For the recording, Vanoli used a stereo setup employing a modified Fender Stratocaster sent through an elaborate pedal chain and then outputted to a bass amp on one side, and one of six guitar amps on the other. Unsurprisingly, the sound on all tracks is full and often of a lush—though sometimes harsh–beauty. This is apparent from the opening track, 99, which wraps floating, chime-like harmonies in a sharply honed, metallic jangle. Similarly, Perrine is a wash of consonant chords carried along on an explicit pulse. It’s vaguely muted sound may be an effect of Vanoli’s bowing the strings with a peacock feather. Lenz is one of several pieces created with Vanoli’s signature technique of blowing across the fingerboard to set the strings in motion. The piece consists of shimmering chords brought on with a gradual attack and fading with a long decay. As with the other pieces on the recording, its beauty carries just enough of an edge to keep complacency away.

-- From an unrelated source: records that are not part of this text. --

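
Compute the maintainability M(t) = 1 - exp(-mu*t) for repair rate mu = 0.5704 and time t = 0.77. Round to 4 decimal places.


mu = 0.5704, t = 0.77
mu * t = 0.5704 * 0.77 = 0.4392
exp(-0.4392) = 0.6445
M(t) = 1 - 0.6445
M(t) = 0.3555

0.3555


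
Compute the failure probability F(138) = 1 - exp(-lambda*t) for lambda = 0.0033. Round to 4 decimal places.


lambda = 0.0033, t = 138
lambda * t = 0.4554
exp(-0.4554) = 0.6342
F(t) = 1 - 0.6342
F(t) = 0.3658

0.3658


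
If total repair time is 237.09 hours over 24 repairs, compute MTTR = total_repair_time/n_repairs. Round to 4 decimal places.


total_repair_time = 237.09
n_repairs = 24
MTTR = 237.09 / 24
MTTR = 9.8788

9.8788


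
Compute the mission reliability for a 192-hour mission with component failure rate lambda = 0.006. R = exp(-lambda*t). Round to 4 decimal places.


lambda = 0.006
mission_time = 192
lambda * t = 0.006 * 192 = 1.152
R = exp(-1.152)
R = 0.316

0.316


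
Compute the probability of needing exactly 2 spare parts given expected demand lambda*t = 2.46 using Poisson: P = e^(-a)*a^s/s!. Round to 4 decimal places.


a = 2.46, s = 2
e^(-a) = e^(-2.46) = 0.0854
a^s = 2.46^2 = 6.0516
s! = 2
P = 0.0854 * 6.0516 / 2
P = 0.2585

0.2585


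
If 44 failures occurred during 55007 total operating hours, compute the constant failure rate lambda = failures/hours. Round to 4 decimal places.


failures = 44
total_hours = 55007
lambda = 44 / 55007
lambda = 0.0008

0.0008


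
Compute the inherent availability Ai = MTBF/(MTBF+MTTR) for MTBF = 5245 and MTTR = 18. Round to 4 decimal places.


MTBF = 5245
MTTR = 18
MTBF + MTTR = 5263
Ai = 5245 / 5263
Ai = 0.9966

0.9966


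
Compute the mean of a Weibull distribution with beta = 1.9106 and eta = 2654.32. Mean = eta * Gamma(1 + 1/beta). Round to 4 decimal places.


beta = 1.9106, eta = 2654.32
1/beta = 0.5234
1 + 1/beta = 1.5234
Gamma(1.5234) = 0.8872
Mean = 2654.32 * 0.8872
Mean = 2354.9372

2354.9372


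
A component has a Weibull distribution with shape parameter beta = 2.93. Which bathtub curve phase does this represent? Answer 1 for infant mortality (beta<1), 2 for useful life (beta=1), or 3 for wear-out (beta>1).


beta = 2.93
Compare beta to 1:
beta < 1 => infant mortality (phase 1)
beta = 1 => useful life (phase 2)
beta > 1 => wear-out (phase 3)
Since beta = 2.93, this is wear-out (increasing failure rate)
Phase = 3

3


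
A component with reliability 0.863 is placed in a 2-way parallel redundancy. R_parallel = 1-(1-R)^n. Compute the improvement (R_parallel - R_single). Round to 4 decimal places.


R_single = 0.863, n = 2
1 - R_single = 0.137
(1 - R_single)^n = 0.137^2 = 0.0188
R_parallel = 1 - 0.0188 = 0.9812
Improvement = 0.9812 - 0.863
Improvement = 0.1182

0.1182


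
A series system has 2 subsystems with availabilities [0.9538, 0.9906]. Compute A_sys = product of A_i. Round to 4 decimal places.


Subsystems: [0.9538, 0.9906]
After subsystem 1 (A=0.9538): product = 0.9538
After subsystem 2 (A=0.9906): product = 0.9448
A_sys = 0.9448

0.9448


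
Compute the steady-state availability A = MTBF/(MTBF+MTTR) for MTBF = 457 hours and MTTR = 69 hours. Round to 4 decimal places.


MTBF = 457
MTTR = 69
MTBF + MTTR = 526
A = 457 / 526
A = 0.8688

0.8688


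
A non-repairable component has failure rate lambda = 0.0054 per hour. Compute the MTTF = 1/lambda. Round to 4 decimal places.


lambda = 0.0054
MTTF = 1 / 0.0054
MTTF = 185.1852

185.1852


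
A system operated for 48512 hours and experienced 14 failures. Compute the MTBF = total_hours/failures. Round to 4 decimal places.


total_hours = 48512
failures = 14
MTBF = 48512 / 14
MTBF = 3465.1429

3465.1429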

Picasso’s 1912 painting Guitar on a Table shows a guitar in a vertiginous, exploded view—dismantled and seen from multiple, often incompatible, perspectives all at once. The instrument is visually deconstructed, decades before the idea of deconstruction was formulated. In a similar manner, two new releases take the solo guitar, electric and acoustic, and perform an aural deconstruction, seemingly disassembling the instrument and testing the sounds of its constituent parts.

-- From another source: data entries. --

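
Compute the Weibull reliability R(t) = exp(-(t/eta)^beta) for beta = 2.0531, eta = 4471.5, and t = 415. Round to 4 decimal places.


beta = 2.0531, eta = 4471.5, t = 415
t/eta = 415 / 4471.5 = 0.0928
(t/eta)^beta = 0.0928^2.0531 = 0.0076
R(t) = exp(-0.0076)
R(t) = 0.9924

0.9924


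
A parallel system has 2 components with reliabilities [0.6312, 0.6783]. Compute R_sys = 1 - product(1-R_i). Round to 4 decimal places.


Components: [0.6312, 0.6783]
(1 - 0.6312) = 0.3688, running product = 0.3688
(1 - 0.6783) = 0.3217, running product = 0.1186
Product of (1-R_i) = 0.1186
R_sys = 1 - 0.1186 = 0.8814

0.8814


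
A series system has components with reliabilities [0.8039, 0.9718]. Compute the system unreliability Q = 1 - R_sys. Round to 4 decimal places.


Components: [0.8039, 0.9718]
After component 1: product = 0.8039
After component 2: product = 0.7812
R_sys = 0.7812
Q = 1 - 0.7812 = 0.2188

0.2188


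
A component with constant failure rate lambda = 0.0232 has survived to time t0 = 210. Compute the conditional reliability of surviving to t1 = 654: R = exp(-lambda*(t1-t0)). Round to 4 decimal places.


lambda = 0.0232
t0 = 210, t1 = 654
t1 - t0 = 444
lambda * (t1-t0) = 0.0232 * 444 = 10.3008
R = exp(-10.3008)
R = 0.0

0.0


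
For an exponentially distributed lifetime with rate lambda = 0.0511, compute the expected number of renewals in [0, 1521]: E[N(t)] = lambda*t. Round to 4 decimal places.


lambda = 0.0511
t = 1521
E[N(t)] = lambda * t
E[N(t)] = 0.0511 * 1521
E[N(t)] = 77.7231

77.7231


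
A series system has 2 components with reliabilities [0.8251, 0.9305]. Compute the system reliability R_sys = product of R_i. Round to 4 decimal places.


Components: [0.8251, 0.9305]
After component 1 (R=0.8251): product = 0.8251
After component 2 (R=0.9305): product = 0.7678
R_sys = 0.7678

0.7678


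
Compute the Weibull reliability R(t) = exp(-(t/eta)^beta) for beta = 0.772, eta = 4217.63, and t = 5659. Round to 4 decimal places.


beta = 0.772, eta = 4217.63, t = 5659
t/eta = 5659 / 4217.63 = 1.3417
(t/eta)^beta = 1.3417^0.772 = 1.2548
R(t) = exp(-1.2548)
R(t) = 0.2851

0.2851


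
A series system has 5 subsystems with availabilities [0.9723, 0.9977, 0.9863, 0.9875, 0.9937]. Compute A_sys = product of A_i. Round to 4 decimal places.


Subsystems: [0.9723, 0.9977, 0.9863, 0.9875, 0.9937]
After subsystem 1 (A=0.9723): product = 0.9723
After subsystem 2 (A=0.9977): product = 0.9701
After subsystem 3 (A=0.9863): product = 0.9568
After subsystem 4 (A=0.9875): product = 0.9448
After subsystem 5 (A=0.9937): product = 0.9389
A_sys = 0.9389

0.9389


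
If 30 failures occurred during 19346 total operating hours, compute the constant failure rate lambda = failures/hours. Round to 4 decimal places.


failures = 30
total_hours = 19346
lambda = 30 / 19346
lambda = 0.0016

0.0016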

Tellef Øgrim’s Solos for Guitars is a set of ten vignettes for electric or acoustic guitar alone, presented from many angles. Øgrim does the guitar in different voices, making it sound like a reed instrument in a distorted setting (LN Has Left the Building); overdriving it through bent and distorted riffs (Fat Fit); bending and pulling the low strings to give it the gravity and twang of a rudra vina (Dolo’s Divid). In the middle of all this, the pristine sound of an acoustic guitar playing modally-flavored melodies on Lur Lokk comes as something of a disorienting experience—the normal displaced and alienated into something strange.

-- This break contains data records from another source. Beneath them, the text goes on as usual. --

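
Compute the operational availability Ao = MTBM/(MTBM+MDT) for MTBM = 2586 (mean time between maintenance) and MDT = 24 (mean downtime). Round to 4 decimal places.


MTBM = 2586
MDT = 24
MTBM + MDT = 2610
Ao = 2586 / 2610
Ao = 0.9908

0.9908


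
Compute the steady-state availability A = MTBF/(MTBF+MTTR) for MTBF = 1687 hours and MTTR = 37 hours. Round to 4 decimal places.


MTBF = 1687
MTTR = 37
MTBF + MTTR = 1724
A = 1687 / 1724
A = 0.9785

0.9785


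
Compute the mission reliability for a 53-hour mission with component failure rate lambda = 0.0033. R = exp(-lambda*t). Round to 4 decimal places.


lambda = 0.0033
mission_time = 53
lambda * t = 0.0033 * 53 = 0.1749
R = exp(-0.1749)
R = 0.8395

0.8395


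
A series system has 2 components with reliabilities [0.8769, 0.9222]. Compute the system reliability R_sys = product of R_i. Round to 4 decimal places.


Components: [0.8769, 0.9222]
After component 1 (R=0.8769): product = 0.8769
After component 2 (R=0.9222): product = 0.8087
R_sys = 0.8087

0.8087


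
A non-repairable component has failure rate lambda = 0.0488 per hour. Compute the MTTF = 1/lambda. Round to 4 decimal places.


lambda = 0.0488
MTTF = 1 / 0.0488
MTTF = 20.4918

20.4918


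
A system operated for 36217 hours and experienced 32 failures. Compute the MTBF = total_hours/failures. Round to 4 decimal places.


total_hours = 36217
failures = 32
MTBF = 36217 / 32
MTBF = 1131.7812

1131.7812


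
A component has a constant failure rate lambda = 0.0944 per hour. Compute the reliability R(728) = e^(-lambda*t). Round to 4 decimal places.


lambda = 0.0944
t = 728
lambda * t = 68.7232
R(t) = e^(-68.7232)
R(t) = 0.0

0.0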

Ernesto Diaz-Infante works with nylon-string guitar and goes for a more elemental sound wherein, as with Picasso’s guitar, the sum is dissolved into the parts. The strings in particular take on a separate personality, scrabbling and popping under Diaz-Infante’s fingers, wobbling as a metal or glass object glides over them, having the ridges of their silver wrap sound at the scrape of a nail. Diaz-Infante gives as intimate a view into the instrument as one could hope to have.
The title of this release by Norwegian guitarist Kim Myhr perfectly captures the atmosphere of highly saturated, sonically rich music on offer. Playing only an acoustic twelve-string guitar, Myhr creates a dense, orchestral sound that does indeed give the impression of all limbs singing all at once.
As a solo instrument the twelve-string guitar is a choir of its own. The arrangement of its strings in unison or octave pairings makes for a choric effect that Myhr channels into complex, unstable chords that shimmer and envelop the listener. On the aptly titled Weaving with Choir and on Sleep Nothing Eat Nothing, rapidly strummed chords build up a thick texture permeated by beats and sustained tones that sound at times like bowed piano strings. On Weaving with Choir Myhr accentuates the slight dissonances of out of phase, doubled strings by laying on harmonies of minor seconds. The texturally lighter Descent, built around a slowly repeated motif with a descending figure in the bass, differs from the frantic Leaping into Periphery, with its manic, ghost-note arpeggios on muted strings and spiky, harp-like timbres. The slowly strummed, unchanging chord on Blinky leaves space between soundings that allows its reverberations to hang in the air like so much transparent connective tissue.
Overall, an aurally lush, harmonically challenging music that’s unapologetically beautiful even at its sparsest.